Il y a parfois dans les évangiles, des discours de Jésus que l’on a avantage à lire non pas de trop près, verset par verset, mais plutôt à vol d’oiseau. L’évangile que nous venons d’entendre en est un, je crois. Il est un extrait d’un long discours d’exhortations, six au total, qui ont toutes la même forme. Jésus commence en rappelant une exhortation, un précepte déjà connu, qu’il présente en disant : ‘’Vous avez appris qu’il a été dit aux anciens : X. Et bien moi je vous dis’’ et il s’ensuit un renforcement du précepte. La répétition de ce pattern, à six reprises,vous avez appris qu’il a été dit X, eh bien moi je vous dis, trois fois X.; la répétition nous donne de comprendre aisément qu’il s’agit simplement d’une exhortation à être radical dans notre étreinte de la volonté du Père, dans notre ambition à imiter la perfection de Dieu. Et c’est justement avec ces mots que Jésus termine cette longue série d’exhortations, comme pour la conclure et la résumer : ‘’Vous donc, en faisant cela, vous serez parfaits, comme votre Père céleste est parfait.’’

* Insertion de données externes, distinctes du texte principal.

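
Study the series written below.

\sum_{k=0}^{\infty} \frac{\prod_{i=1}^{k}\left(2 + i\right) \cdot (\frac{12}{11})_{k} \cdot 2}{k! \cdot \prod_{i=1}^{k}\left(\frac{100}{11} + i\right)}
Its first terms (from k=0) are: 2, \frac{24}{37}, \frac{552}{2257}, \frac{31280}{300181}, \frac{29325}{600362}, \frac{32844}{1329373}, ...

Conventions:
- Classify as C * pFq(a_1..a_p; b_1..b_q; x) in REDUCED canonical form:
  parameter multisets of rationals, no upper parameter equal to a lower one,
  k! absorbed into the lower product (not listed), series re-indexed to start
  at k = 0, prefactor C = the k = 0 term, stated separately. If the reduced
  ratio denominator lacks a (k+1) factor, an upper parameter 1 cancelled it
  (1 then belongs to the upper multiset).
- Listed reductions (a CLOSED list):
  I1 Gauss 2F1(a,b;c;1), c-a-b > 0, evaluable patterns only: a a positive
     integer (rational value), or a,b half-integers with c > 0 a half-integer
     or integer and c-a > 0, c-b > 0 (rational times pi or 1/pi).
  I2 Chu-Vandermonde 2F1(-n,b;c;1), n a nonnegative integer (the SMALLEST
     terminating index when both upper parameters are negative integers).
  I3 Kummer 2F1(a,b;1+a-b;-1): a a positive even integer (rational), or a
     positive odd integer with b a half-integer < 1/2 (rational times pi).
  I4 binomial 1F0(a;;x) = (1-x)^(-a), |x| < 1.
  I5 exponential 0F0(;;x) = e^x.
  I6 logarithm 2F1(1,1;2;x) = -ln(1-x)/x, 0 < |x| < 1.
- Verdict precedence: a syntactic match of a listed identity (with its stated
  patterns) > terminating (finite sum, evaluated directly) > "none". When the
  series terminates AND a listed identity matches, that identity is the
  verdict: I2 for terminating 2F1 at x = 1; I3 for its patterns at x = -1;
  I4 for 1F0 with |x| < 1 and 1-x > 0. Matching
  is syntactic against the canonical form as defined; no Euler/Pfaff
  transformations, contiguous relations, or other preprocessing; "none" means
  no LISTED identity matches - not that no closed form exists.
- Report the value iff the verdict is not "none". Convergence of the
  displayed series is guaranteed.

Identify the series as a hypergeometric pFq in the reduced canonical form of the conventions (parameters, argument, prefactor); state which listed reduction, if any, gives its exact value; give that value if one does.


The series (x = 1) is 2F1: upper {\frac{12}{11}, 3}, lower {\frac{111}{11}}, prefactor 2. Verdict (x = 1): Gauss's theorem (I1) applies (x = 1: the Gamma ratio telescopes since c-a-b = 6 > 0 and a = 3 in Z>0). Its exact value is \frac{28925}{9317}.

Structural cue: x = 1 and the running product (C = 2) telescopes to a rising factorial.
Ratio: r(k) = 1 * (k+\frac{12}{11}) (k+3) / [(k+\frac{111}{11}) (k+1)] - poly over poly, x = 1 from leading terms; C = 2 at k = 0.


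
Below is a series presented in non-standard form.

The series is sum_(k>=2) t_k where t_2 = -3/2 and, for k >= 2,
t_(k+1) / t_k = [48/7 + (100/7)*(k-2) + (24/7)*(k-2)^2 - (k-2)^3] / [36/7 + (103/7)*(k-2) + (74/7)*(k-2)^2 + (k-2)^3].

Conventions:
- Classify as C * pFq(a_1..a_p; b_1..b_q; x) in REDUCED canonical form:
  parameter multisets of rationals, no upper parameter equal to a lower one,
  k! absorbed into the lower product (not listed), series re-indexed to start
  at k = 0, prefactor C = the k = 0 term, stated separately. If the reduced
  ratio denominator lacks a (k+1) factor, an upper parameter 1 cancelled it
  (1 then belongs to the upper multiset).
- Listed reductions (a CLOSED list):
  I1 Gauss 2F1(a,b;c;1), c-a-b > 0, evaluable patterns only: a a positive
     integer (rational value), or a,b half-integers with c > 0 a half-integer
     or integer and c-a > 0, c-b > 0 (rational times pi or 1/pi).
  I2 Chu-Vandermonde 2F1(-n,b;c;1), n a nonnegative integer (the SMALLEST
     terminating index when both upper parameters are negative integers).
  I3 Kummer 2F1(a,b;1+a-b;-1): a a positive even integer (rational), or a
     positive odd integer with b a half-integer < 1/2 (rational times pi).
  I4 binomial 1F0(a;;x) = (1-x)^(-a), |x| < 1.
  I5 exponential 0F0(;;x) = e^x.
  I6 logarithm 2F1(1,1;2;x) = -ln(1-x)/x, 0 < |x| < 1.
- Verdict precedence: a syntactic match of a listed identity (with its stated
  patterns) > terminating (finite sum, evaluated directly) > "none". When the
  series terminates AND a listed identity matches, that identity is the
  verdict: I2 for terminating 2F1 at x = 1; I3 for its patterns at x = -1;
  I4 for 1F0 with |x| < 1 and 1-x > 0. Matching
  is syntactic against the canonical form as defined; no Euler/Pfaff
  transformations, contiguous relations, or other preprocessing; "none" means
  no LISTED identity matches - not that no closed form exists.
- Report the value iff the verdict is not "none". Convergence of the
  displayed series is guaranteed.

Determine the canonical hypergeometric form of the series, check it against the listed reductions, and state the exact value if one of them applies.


Canonical form: C = -3/2 times 2F1 with upper {-6, 2}, lower {9}, x = -1. Verdict: the Kummer evaluation I3 applies (x = -1; c = 9 equals 1+a-b for upper {-6, 2}: listed pattern). Sum: -6.

First insight: with t_0 = -3/2, roots of the ratio polynomials (C = -3/2) are the negated parameters.
Consecutive-term ratio: r(k) = (-1) * (k-6) (k+2) / [(k+9) (k+1)] - rational; roots negated = parameters, x = (-1), C = -3/2.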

C’est bel et bien de cela qu’il s’agit. Les préceptes inspirés dont nous avons hérité de l’ancien et du nouveau testament sont des tentatives de nous faire comprendre plus concrètement les comportements qui sont en fait une imitation de la perfection divine. Plus on y aspire avec ardeur, mieux on réussira à incarner quelque chose de la bonté et de la beauté de Dieu dans notre monde. Nous sommes ainsi ramenés encore une fois au seul et unique précepte de la morale judéo-chrétienne : soyez parfaits, comme votre Père céleste est parfait.

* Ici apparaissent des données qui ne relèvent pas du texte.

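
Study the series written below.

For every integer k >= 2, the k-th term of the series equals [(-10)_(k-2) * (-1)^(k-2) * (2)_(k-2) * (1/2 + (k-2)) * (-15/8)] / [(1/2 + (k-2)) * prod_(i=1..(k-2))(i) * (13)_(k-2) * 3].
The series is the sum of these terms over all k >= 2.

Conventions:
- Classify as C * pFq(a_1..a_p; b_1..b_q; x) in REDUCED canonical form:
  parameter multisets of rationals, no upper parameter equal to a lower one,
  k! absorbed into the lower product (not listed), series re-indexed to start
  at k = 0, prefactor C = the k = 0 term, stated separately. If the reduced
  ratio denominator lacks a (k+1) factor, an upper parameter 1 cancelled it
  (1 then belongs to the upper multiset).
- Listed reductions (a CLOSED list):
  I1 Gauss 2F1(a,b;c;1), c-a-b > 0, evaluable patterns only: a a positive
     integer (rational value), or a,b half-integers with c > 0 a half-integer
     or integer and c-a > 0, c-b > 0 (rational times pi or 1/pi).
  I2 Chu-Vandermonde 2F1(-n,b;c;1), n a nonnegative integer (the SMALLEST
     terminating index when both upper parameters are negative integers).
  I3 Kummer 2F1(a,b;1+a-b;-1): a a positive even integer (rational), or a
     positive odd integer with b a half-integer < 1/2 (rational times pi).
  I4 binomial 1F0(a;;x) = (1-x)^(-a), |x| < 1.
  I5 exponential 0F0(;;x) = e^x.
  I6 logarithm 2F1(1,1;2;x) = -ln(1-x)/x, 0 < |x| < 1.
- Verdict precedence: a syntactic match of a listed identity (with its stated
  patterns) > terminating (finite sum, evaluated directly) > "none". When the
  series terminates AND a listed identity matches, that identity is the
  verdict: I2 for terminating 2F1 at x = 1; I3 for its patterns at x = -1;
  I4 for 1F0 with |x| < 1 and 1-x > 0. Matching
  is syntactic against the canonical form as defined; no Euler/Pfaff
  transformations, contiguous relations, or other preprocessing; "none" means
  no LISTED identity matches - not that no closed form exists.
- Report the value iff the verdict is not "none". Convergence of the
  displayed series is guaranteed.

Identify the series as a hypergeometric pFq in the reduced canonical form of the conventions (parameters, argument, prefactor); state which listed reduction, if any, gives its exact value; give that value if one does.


With C = -5/8: the canonical form is 2F1(-10, 2; 13; -1). Verdict (x = -1): Kummer's theorem (I3) applies (x = -1; c = 13 equals 1+a-b for upper {-10, 2}: listed pattern). Sum: -15/4.

Key observation: from the first term -5/8: the product of the first k integers (C = -5/8) is k!.
Step ratio: r(k) = (-1) * (k-10) (k+2) / [(k+13) (k+1)] ; factor over Q: parameters, x = (-1), and C = -5/8.


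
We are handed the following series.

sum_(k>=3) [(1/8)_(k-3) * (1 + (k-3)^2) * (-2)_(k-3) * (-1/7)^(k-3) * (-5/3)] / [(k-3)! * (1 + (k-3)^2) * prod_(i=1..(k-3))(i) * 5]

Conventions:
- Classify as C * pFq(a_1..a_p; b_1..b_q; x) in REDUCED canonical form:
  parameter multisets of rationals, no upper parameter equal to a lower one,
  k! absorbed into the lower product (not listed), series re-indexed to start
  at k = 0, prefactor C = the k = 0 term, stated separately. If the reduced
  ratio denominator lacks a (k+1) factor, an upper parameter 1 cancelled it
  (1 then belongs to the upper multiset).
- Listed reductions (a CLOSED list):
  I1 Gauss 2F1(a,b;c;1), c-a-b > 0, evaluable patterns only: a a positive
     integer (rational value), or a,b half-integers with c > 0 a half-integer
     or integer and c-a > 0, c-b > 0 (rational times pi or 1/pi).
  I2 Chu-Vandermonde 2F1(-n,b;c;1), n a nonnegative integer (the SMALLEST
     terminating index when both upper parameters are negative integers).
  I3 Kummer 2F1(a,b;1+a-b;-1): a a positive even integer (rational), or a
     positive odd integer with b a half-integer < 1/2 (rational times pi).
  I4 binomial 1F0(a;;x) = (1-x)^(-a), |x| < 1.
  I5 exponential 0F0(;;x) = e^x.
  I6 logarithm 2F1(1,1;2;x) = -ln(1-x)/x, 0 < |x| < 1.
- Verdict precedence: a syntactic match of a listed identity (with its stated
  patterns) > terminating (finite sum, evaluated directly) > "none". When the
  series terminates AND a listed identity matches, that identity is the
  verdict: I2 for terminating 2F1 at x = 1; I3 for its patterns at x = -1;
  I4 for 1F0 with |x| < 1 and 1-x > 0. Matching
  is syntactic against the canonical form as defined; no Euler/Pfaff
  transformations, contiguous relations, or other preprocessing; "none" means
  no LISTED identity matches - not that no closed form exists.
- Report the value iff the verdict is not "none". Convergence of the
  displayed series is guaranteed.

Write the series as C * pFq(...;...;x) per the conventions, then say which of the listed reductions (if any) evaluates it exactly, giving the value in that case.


Canonical form: C = -1/3 times 2F1 with upper {-2, 1/8}, lower {1}, x = -1/7. Verdict: terminating. With -2 upstairs the series is a 3-term polynomial sum; evaluated term by term. Value: -6505/18816.

Key step: t_0 being -1/3, the lower running product (C = -1/3, x = -1/7) is a rising factorial.
Adjacent-term ratio: r(k) = (-1/7) * (k-2) (k+1/8) / [(k+1) (k+1)] - poly over poly, x = (-1/7) from leading terms; C = -1/3 at k = 0.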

Je suis rendu à l’âge où on commence à faire le bilan de sa vie. Mon bilan est simple. Tout en demandant chaque jour à Dieu la grâce de la foi, de l’espérance et de l’amour, je rends grâce pour la mesure de foi, d’espérance et d’amour qui m’a été donnée. Et j’ai un seul regret : c’est de ne pas avoir étreint plus radicalement l’idéal de l’imitation de la perfection de notre Dieu. J’avais un prétexte assez puissant. Je me disais, à quoi bon, et de toute façon, Dieu est amour, donc, je serai compris et pardonné pour mon consentement à quelque chose de bien moins que l’idéal. Mais je me trompais. J’ai compris par défaut, si je peux dire, la justesse de l’exhortation de Jésus au radicalisme dans l’imitation du Père. Mais il n’est pas trop tard! Il y a toujours aujourd’hui, demain, et le lendemain. Alors, forts des leçons apprises par l’expérience, resaisissons-nous. Étreignons radicalement notre magnifique idéal chrétien. Je le sais bien, c’est en vain. Nous n’y arriverons pas pleinement. Mais ce n’est pas de réussir qu’il s’agit. La joie de Dieu n’est pas conditionnelle à notre réussite. Elle est allumée par notre seul vouloir de l’imiter, d’autant plus touchant qu’il est futile. Et notre bonheur à nous n’est pas conditionnel à notre succès dans l’imitation du Père, il réside plutôt dans l’ambition, dans la tension constante vers la perfection du Père. Faisons-nous à l’idée que nous sommes jusqu’à la fin des enfants cherchant en vain à imiter leur père. Et continuons, fût-ce en vain, à vouloir reproduire dans nos vies l’excellence, la beauté, la bonté de notre Dieu. Nous nous en trouverons heureux, même quand nous ne réussissons pas. Un bonheur dont une composante importante est une paix profonde et permanente. Et dans la mesure où nous réussissons, eh bien, le monde autour de nous aurons toujours bien vu quelque chose de la beauté, de la bonté, de l’excellence de notre Dieu.